As restrições foram determinadas pelo ministro Alexandre de Moraes após o senador Flávio Bolsonaro (PL-RJ) divulgar nas redes sociais uma carta escrita pelo pai. O ex-presidente está proibido de utilizar meios de comunicação diretamente ou por intermédio de terceiros.
A suspensão de 30 dias não alcança advogados, médicos e fisioterapeutas. Moraes também vedou a divulgação de manifestos político-eleitorais de Bolsonaro, inclusive por terceiros, independentemente do meio utilizado.

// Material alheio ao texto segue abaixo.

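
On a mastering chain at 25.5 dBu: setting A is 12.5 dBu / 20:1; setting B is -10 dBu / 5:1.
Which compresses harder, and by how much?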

Defesa contesta alcance da decisão
No recurso, os advogados argumentam que a suspensão dos direitos políticos de Bolsonaro impede o ex-presidente de votar e ser votado, mas não autoriza a restrição de suas liberdades de pensamento e manifestação.
“Decisão termina por impor restrição que não decorre da sentença, da lei ou da Constituição, além de representar sensível ampliação do alcance tradicionalmente atribuído às limitações próprias da execução penal, convertendo-a em instrumento de limitação ideológica”, afirmou a defesa.
Os advogados pedem que Moraes reconsidere a decisão. Caso o ministro mantenha as medidas, a defesa quer que o recurso seja submetido ao julgamento da Primeira Turma do Supremo.
Condenação por trama golpista
Bolsonaro foi condenado em setembro de 2025 a 27 anos e três meses de prisão por tentativa de golpe de Estado e outros quatro crimes relacionados à articulação para permanecer no poder após as eleições de 2022.
O ex-presidente passou a cumprir a pena em prisão domiciliar por decisão do STF após apresentar problemas de saúde. Ele se recupera de uma pneumonia bacteriana.